Japan’s Cops Want Tor Network Banned After Cyber-Terror Cat Humiliation


Just like most countries with an internet-savvy population, Japan has to deal with more than its fair share of web-based crime. Only problem is, Japan’s National Police Agency (NPA) appears to be altogether less savvy than those it’s trying to catch, prompting them to call for what would amount to a blanket ban on anyone using the IP-anonymizing Tor network.

Apparently, the NPA is hoping to convince ISPs to block users if there is any reason to suspect they are “misusing” Tor’s anonymizing features in anyway. While blocking people from using the net merely because they are ‘suspected’ of mischief is bad enough, the BBC reports that the wording used by the NPA in its proposal is so vague that it’s likely the cops would presume all Tor users are guilty – no matter what they’re actually using the network for.

The NPA’s statement claims that it was “looking into measures to combat crimes that abuse the Tor system, which lead to a report published on April 18, stating that blocking online communications at the discretion of site administrators will be effective in preventing such crimes. Based on the recommendation, the NPA will urge the Internet provider industry and other entities to make voluntary efforts to that effect.” According to the NPA, the measure will allow it to prevent a wide range of online crimes, including financial fraud, child abuse, and leaks of confidential police information. However, some critics have already said that the latter reason could well be the main motivation for blocking Tor, in light of recent incidents that have humiliated the Japanese police.

Demon Killer Wild Cat Chase Shenanigans


Tor hit the headlines in Japan earlier this year when a hacker going by the name of “Demon Killer” terrorized netizens with bomb threats posted on popular message boards.
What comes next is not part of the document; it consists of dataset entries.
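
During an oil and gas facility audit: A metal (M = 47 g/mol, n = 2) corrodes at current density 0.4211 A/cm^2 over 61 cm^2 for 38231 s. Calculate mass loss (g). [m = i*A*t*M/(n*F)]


Apply Faraday's law: m = i*A*t*M / (n*F)
Total charge passed Q = i*A*t = 0.4211*61*38231 = 982043.5201 C
m = Q*M/(n*F) = 982043.5201*47/(2*96485) = 239.188 g

239.188 g


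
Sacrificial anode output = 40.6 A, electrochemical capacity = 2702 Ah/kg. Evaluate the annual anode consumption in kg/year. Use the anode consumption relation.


Annual consumption = current * hours per year / capacity
Rate = 40.6 * 8760 / 2702 = 131.6 kg/year

131.6 kg/year


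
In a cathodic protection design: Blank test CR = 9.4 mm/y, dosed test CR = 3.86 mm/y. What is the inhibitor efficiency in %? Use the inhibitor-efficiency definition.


Apply the inhibitor-efficiency definition: IE = (CR_blank − CR_inh)/CR_blank × 100
IE = (9.4 − 3.86) / 9.4 × 100
IE = 5.54 / 9.4 × 100 = 58.9 %

58.9 %


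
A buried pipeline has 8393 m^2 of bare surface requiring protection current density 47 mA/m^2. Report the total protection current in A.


I = area * current density, then convert mA → A (÷1000)
I = 8393 * 47 / 1000 = 394.47 A

394.47 A


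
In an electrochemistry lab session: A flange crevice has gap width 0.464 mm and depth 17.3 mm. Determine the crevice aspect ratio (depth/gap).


Aspect ratio = depth / gap
Ratio = 17.3 / 0.464 = 37.3

37.3


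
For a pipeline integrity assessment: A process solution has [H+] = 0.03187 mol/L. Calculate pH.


pH = −log10[H+]
pH = −log10(0.03187) = 1.5

1.5


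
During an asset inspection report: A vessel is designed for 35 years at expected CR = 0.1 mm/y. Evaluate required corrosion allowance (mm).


Corrosion allowance = CR × design life
CA = 0.1 * 35 = 3.5 mm

3.5 mm


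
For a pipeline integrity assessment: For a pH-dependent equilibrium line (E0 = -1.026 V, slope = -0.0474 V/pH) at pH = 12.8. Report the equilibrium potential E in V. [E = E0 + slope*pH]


Apply the Pourbaix line equation: E = E0 + slope*pH
E = -1.026 + (-0.0474)*12.8 = -1.026 + (-0.60672) = -1.63272 V
Rounded to 3 decimal places: E = -1.633 V

-1.633 V


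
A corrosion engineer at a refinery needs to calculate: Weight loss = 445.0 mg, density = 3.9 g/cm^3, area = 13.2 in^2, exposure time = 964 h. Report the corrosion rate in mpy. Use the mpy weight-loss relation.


Apply the mpy weight-loss relation: CR = 534 * W / (D * A * T)
Numerator: 534 * 445.0 = 237630.0
Denominator: 3.9 * 13.2 * 964 = 49626.72
CR = 237630.0 / 49626.72 = 4.78835 mpy

4.78835 mpy


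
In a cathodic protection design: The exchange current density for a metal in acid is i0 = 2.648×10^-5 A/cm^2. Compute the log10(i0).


i0 = 2.648×10^-5 A/cm^2
log10(i0) = -4.577

-4.577


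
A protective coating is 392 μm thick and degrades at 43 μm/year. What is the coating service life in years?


Service life = thickness / degradation rate
Life = 392 / 43 = 9.1 years

9.1 years


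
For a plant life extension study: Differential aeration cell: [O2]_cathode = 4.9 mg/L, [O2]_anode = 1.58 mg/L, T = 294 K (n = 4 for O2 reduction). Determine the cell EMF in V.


Apply the Nernst concentration-cell relation: E = (RT/nF)*ln(C_cathode/C_anode)
RT/nF = 8.314*294/(4*96485) = 0.00633341 V
ln(4.9/1.58) = 1.13181
E = 0.00633341 * 1.13181 = 0.00717 V

0.00717 V


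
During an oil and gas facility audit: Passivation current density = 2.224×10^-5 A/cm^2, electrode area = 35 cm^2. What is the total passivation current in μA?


I = i_pass * A, then convert A → μA (×10^6)
I = 2.224×10^-5 * 35 * 10^6 = 778.4 μA

778.4 μA


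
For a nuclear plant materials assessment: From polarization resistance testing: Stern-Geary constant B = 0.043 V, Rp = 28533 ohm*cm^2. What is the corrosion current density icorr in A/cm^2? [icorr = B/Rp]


Apply the Stern-Geary relation: icorr = B / Rp
icorr = 0.043 / 28533 = 1.507×10^-6 A/cm^2

1.507×10^-6 A/cm^2


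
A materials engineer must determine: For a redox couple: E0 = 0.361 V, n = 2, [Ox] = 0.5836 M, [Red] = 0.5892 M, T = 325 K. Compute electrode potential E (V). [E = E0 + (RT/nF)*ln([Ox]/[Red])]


Apply the Nernst equation: E = E0 + (RT/nF)*ln([Ox]/[Red])
Step 1: RT/nF = 8.314*325/(2*96485) = 0.01400244 V
Step 2: [Ox]/[Red] = 0.5836/0.5892 = 0.990496
Step 3: ln(0.990496) = -0.009549
Step 4: correction = 0.01400244 * -0.009549 = -0.0001 V
E = 0.361 + -0.0001 = 0.3609 V

0.3609 V


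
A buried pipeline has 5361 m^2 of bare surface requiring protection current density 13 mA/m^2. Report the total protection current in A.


I = area * current density, then convert mA → A (÷1000)
I = 5361 * 13 / 1000 = 69.69 A

69.69 A


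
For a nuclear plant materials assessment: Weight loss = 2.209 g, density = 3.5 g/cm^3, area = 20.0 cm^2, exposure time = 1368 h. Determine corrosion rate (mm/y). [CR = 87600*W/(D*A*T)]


Apply the mm/y weight-loss relation: CR = 87600 * W / (D * A * T)
Numerator: 87600 * 2.209 = 193508.4
Denominator: 3.5 * 20.0 * 1368 = 95760.0
CR = 193508.4 / 95760.0 = 2.020764 mm/y

2.020764 mm/y


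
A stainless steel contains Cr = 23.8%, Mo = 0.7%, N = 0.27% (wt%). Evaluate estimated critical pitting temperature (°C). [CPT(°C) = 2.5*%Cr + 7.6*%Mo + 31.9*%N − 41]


Apply the ASTM G48 empirical CPT estimate: CPT(°C) = 2.5*%Cr + 7.6*%Mo + 31.9*%N − 41
2.5*23.8 = 59.5; 7.6*0.7 = 5.32; 31.9*0.27 = 8.613
CPT = 59.5 + 5.32 + 8.613 − 41 = 32.433 °C
Rounded to 0.1 °C: CPT ≈ 32.4 °C

32.4 °C


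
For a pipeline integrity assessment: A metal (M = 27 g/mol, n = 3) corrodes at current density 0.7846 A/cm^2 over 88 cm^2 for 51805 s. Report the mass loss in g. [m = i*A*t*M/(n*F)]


Apply Faraday's law: m = i*A*t*M / (n*F)
Total charge passed Q = i*A*t = 0.7846*88*51805 = 3576865.864 C
m = Q*M/(n*F) = 3576865.864*27/(3*96485) = 333.6456 g

333.6456 g


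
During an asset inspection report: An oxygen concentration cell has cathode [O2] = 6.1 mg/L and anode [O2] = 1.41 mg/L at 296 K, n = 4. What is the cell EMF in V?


Apply the Nernst concentration-cell relation: E = (RT/nF)*ln(C_cathode/C_anode)
RT/nF = 8.314*296/(4*96485) = 0.00637649 V
ln(6.1/1.41) = 1.4647
E = 0.00637649 * 1.4647 = 0.00934 V

0.00934 V


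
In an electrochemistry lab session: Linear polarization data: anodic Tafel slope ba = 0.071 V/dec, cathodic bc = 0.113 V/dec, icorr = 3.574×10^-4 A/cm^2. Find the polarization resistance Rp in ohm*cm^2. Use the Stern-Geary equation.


Apply the Stern-Geary equation: Rp = ba*bc / (2.303*icorr*(ba+bc))
ba*bc = 0.071*0.113 = 0.008023
ba+bc = 0.184; 2.303*icorr*(ba+bc) = 2.303*3.574×10^-4*0.184 = 1.5144896×10^-4
Rp = 0.008023 / 1.5144896×10^-4 = 52.97 ohm*cm^2

52.97 ohm*cm^2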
While doing so, Demon Killer also exposed the police’s inept cyber investigative skills by hiding his IP with the Tor network, and by deploying malware known as iesys.exe to take control of other PCs, which were used to post more threats online.

Even more humiliating for the police, not only did they fail to track Demon Killer down, but they actually went out and wrongly arrested four innocent victims of the iesys.exe virus, even going as far as to “extract a confession” from one of them.

Things settled down for a while with the public thinking the police “had got their man”, only for Demon killer to pop up on the same forums once again, taunting the cops about their mistake. He then sent them on a wild goose chase, planting a false trail and luring them to an island south of Tokyo where they discovered a cat with a memory card attached to its collar, containing the iesys.exe virus and other hacking data. The cops finally arrested Demon Killer several days later after reviewing CCTV footage of the island.

Japan’s determination to stamp out cybercrime in the wake of this humiliation can certainly be understood, but blaming their own shortcomings on Tor is not the way to do so. Admittedly there is potential for abuse, but at the same time Tor can also be a very useful tool, aiding pro-democracy activists in the Middle East, for example. Banning Tor would be much like banning the sale of matches, just because they ‘could’ be used by arsonists to start a fire.

It remains to be see how Japan’s ISPs or the web community will react to this news.